The Truth About Weight Loss

Some years ago, a friend proudly announced that she was resolved to lose weight.  Each night after work she went to the gym, worked up a good sweat, burned off some calories, and confidently drove home believing that her actions would result in eventual weight loss.  A few months later, she revealed to me that she stopped exercising.  When I questioned her decision, she broke down in tears.  Since she began her diet, her weight actually increased.

My friend truly believed that her exercise routine would result in weight loss.  However, there was another, more important, part of her lifestyle that she purposefully ignored.  On several occasions, I saw her after her workout, and I noticed that she carried a bag of fast food and a large shake for her dinner.

Exercise is a wonderful activity, with a myriad of health benefits.  However, as the sole means of losing weight it is insufficient.

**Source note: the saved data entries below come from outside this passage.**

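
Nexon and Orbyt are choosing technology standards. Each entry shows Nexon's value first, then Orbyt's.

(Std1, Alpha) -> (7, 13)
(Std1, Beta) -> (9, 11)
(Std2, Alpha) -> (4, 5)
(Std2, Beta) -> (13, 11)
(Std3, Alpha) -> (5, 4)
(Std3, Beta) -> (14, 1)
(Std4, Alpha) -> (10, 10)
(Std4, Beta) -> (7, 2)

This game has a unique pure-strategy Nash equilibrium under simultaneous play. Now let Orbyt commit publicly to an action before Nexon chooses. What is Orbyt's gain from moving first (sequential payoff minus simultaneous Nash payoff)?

0

Backward induction with Orbyt moving first.
- Alpha: BR = Std4, leader payoff 10.
- Beta: BR = Std3, leader payoff 1.
Among 10, 1, the best is 10 at Alpha. Subgame-perfect outcome: (Std4, Alpha) with payoffs (10, 10).
Under simultaneous play:
Nexon's best replies: Alpha→Std4; Beta→Std3.
Orbyt's best replies: Std1→Alpha; Std2→Beta; Std3→Alpha; Std4→Alpha.
Only (Std4, Alpha) has each player best-responding; Nash payoffs (10, 10).
Orbyt's commitment gain: 10 − 10 = 0.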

The number of books and articles devoted to weight loss that I witness when I shop is truly amazing.  One would assume that any culture so dedicated to lose weight should consist of slender people.  One would be mistaken – by more than a few cheeseburgers.

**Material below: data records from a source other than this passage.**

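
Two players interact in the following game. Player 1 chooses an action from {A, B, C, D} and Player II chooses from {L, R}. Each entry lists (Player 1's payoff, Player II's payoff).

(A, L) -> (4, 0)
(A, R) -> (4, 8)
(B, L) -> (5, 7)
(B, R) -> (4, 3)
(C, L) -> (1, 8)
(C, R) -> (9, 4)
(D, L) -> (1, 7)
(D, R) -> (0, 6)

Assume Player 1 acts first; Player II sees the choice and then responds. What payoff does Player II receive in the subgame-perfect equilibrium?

7

Player II best-responds to each possible Player 1 move:
- A: BR = R, leader payoff 4.
- B: BR = L, leader payoff 5.
- C: BR = L, leader payoff 1.
- D: BR = L, leader payoff 1.
Player 1's induced payoffs are 4, 5, 1, 1, so Player 1 commits to B. Subgame-perfect outcome: (B, L) with payoffs (5, 7).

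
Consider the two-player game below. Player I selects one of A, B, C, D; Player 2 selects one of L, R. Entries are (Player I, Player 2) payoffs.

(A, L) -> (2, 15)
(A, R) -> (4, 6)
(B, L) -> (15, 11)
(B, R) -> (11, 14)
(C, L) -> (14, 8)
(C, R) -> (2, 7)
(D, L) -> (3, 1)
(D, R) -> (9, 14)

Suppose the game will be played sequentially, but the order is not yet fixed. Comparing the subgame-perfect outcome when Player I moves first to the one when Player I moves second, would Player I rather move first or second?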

Think of it this way.  If you gain just two pounds each year after you graduate from high school, you will weigh 50 pounds more by your 25th high school reunion.  Weight sneakily accumulates over time, much like those gray hairs that you increasingly pluck out as you age.  Before you know it, you desperately aspire to lose 50 pounds in a very short time.  Good luck with that.

But back to my friend.  She did not recognize that her caloric intake was more significant for weight loss than exercise.  In addition, from her perspective, she worked extremely hard, was very dedicated, and still failed.  Mentally, her commitment was for nothing, and her tears of frustration revealed the failure.

Of course, the easiest path to a desired weight is to avoid gaining all that weight in the first place.  This is obviously harder for some people than others, including childbearing mothers and taste-testers working in the donut industry.

Set aside all the fad diets.  Yes, it is true that some might have a marginal advantage over others.  However, overall caloric intake is still the primary determining factor to your weight.

According to the U.S. Department of Health and Human Services’ website, www.health.gov, a 154-pound person burns off about 280 calories when they walk a moderate pace for one hour.  Vigorous jogging or bicycling for one hour will burn off 590 calories.  It is not clear why the data is based on 154 pounds and not 150 pounds.  Perhaps it was done by the same person who made gasoline prices end in 9/10ths of a cent.  Regardless, let’s accept these numbers.

Go to any fast food restaurant website and examine the calories per item.  Most of the larger sandwiches are over 500 calories, and, incredibly, some reach over 1,000.  You would need to briskly jog, run, or bicycle for one hour – and possibly longer – just to burn off the caloric impact of one of the larger sandwiches.

The large fries and shake she purchased?  Most milkshakes I researched were over 500 calories, while french fries range from 200 to over 500 calories.

Many nutritionists believe that a daily limit of 1,500 calories is necessary in order to lose weight.  My friend probably consumed that amount in a single meal, while burning off – at most – perhaps 500 calories.  Despite her devotion, determination, and perseverance, she was losing ground in the daily calorie battle.  Months later, she was defeated.

The truth is that losing weight is overwhelmingly the result of lowering caloric intake.  Yes, exercise can definitely help.  Burning an additional 100 calories a day corresponds to 36,500 calories a year – which roughly amounts to ten pounds of weight loss.  However, most people overestimate the amount of calories they burn in routine activities.  That is the reason nutritionists emphasize both diet and exercise.

But weight loss comes down to a simple question: Which is easier, burning off a 1,500 calorie meal through hours of vigorous exercise, or replacing a high-calorie meal with a more nutritious lower-calorie meal?  Unless you intend to spend most of your day at the gym or preparing for a marathon, for the average person the answer is obvious.